In conclusione, Elvis riesce ad essere tutto quello che intende e vuole essere: una luccicante esibizione, carica di esagerazioni per un artista che, nel corso della sua carriera, esagerato è sempre stato. Se la contrapposizione tra il “buono” Elvis e il “cattivo” Colonnello assume toni quasi fiabeschi, dove le caratterizzazioni dei personaggi sono fisse e ben connotate, comunque questo procedimento rientra molto bene nel grande disegno del regista di rendere questa pellicola uno spettacolo adatto e piacevole per ogni tipo di pubblico.
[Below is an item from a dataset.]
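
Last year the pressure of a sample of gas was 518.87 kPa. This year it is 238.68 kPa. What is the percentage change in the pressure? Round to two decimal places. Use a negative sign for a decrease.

Change: 238.68 − 518.87 = -280.19.
Relative to the original: -280.19 ÷ 518.87 ≈ -54.00%.

-54.00%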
P.S. : In caso qualcuno se lo stesse ancora chiedendo, nessuno tra gli over 65 e i bambini della platea ha abbandonato il film, anzi, in diversi punti del film potevo distintamente sentire qualcuno cantare e commentare animatamente le sbagliate scelte di Elvis / Austin Butler, come se questo potesse influenzare l’esito del film.